Interesting how many photos of cities in the temperate zone show those open-air streetcars or "breezers," as they're sometimes called. Wonder what they did in winter time. Did they put them away and bring out more of the enclosed cars? That would sure require an extensive overall fleet investment. I've enjoyed riding on breezers at an Iowa location, and they don't look like they could be fitted with any kind of enclosing protection.
That would be Cambridge, not Boston, no?
[Prior to 1916, M.I.T. was located in Boston.]

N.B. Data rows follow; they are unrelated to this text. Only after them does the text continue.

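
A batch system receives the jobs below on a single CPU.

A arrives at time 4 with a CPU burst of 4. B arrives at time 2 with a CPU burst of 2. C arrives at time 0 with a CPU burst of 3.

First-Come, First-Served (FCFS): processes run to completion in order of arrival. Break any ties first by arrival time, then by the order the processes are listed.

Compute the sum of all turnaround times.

11

Schedule: | C 0-3 | B 3-5 | A 5-9 |
Completion: A=9  B=5  C=3
Turnaround (C−A): A=5  B=3  C=3
Turnaround = completion − arrival: A=5, B=3, C=3
Total turnaround = 5 + 3 + 3 = 11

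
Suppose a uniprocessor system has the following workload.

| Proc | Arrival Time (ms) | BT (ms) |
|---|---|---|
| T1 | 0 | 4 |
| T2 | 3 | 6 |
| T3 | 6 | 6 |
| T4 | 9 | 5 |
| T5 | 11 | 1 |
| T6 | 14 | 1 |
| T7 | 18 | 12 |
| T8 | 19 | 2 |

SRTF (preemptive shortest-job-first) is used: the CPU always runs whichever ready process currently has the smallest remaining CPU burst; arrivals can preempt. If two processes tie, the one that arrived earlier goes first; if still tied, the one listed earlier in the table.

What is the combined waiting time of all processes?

Schedule: | T1 0-4 | T2 4-10 | T4 10-11 | T5 11-12 | T4 12-14 | T6 14-15 | T4 15-17 | T3 17-19 | T8 19-21 | T3 21-25 | T7 25-37 |
Completion: T1=4  T2=10  T3=25  T4=17  T5=12  T6=15  T7=37  T8=21
Waiting = turnaround − burst: T1=0, T2=1, T3=13, T4=3, T5=0, T6=0, T7=7, T8=0
Total waiting = 0 + 1 + 13 + 3 + 0 + 0 + 7 + 0 = 24

24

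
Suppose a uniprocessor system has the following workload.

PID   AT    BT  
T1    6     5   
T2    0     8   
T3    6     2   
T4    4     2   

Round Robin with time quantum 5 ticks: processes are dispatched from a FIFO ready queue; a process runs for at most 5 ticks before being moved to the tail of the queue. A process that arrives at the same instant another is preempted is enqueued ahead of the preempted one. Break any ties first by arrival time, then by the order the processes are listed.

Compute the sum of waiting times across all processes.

Timeline: | T2 0-5 | T4 5-7 | T2 7-10 | T1 10-15 | T3 15-17 |
Completion: T1=15  T2=10  T3=17  T4=7
Turnaround (C−A): T1=9  T2=10  T3=11  T4=3
Waiting = turnaround − burst: T1=4, T2=2, T3=9, T4=1
Total waiting = 4 + 2 + 9 + 1 = 16

16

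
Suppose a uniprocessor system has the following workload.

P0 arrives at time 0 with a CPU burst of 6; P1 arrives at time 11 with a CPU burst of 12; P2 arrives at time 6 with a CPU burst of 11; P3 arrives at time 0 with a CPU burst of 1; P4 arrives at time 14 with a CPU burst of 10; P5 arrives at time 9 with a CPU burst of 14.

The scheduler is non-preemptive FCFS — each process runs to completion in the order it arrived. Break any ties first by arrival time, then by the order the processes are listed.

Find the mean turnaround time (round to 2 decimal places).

20.17

Schedule: | P0 0-6 | P3 6-7 | P2 7-18 | P5 18-32 | P1 32-44 | P4 44-54 |
Completion: P0=6  P1=44  P2=18  P3=7  P4=54  P5=32
Turnaround (C−A): P0=6  P1=33  P2=12  P3=7  P4=40  P5=23
Turnaround times: P0=6, P1=33, P2=12, P3=7, P4=40, P5=23
Average turnaround = (6+33+12+7+40+23) / 6 = 121/6 = 20.17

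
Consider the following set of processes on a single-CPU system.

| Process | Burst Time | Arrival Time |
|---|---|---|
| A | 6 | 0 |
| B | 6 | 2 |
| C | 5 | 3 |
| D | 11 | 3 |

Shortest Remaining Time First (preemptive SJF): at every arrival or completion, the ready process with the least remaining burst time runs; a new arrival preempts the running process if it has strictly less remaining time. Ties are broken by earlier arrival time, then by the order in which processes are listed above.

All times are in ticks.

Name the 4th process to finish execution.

Gantt: | A 0-6 | C 6-11 | B 11-17 | D 17-28 |
Completion: A=6  B=17  C=11  D=28
Finish order: A → C → B → D

D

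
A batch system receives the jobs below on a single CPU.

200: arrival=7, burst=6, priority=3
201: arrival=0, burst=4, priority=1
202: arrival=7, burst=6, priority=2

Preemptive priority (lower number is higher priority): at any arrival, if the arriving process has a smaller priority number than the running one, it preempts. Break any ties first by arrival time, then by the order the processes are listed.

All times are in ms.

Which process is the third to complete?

200

Schedule: | 201 0-4 | idle 4-7 | 202 7-13 | 200 13-19 |
Completion: 200=19  201=4  202=13
Turnaround (C−A): 200=12  201=4  202=6
Finish order: 201 → 202 → 200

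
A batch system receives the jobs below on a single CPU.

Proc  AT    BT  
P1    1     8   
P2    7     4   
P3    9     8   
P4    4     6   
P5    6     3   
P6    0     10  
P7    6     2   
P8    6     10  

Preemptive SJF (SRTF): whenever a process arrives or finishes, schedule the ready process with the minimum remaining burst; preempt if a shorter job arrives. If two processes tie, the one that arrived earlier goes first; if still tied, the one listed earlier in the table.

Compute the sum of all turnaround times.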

More on The Rogers Building.
MIT's First Building, 95 feet wide by 140 feet long, consisting of five stories and one half story.
Biological Laboratory
In 1883, one year after the death of William Barton Rogers, the MIT Corporation voted to name the facility “The Rogers Building.” Already, however, the Institute had started to outgrow the building. By the early twentieth century MIT had spread to a dozen or so buildings in the Copley Square area and the need for more space was obvious, foreshadowing the Institute’s 1916 move of most operations to the current Cambridge campus. The old Rogers Building continued in use as the School of Architecture into the 1930s. In 1937 it was purchased by the New England Mutual Life Insurance Company and razed in 1939 to make way for their new home office.
He's just scratching his eye. Really.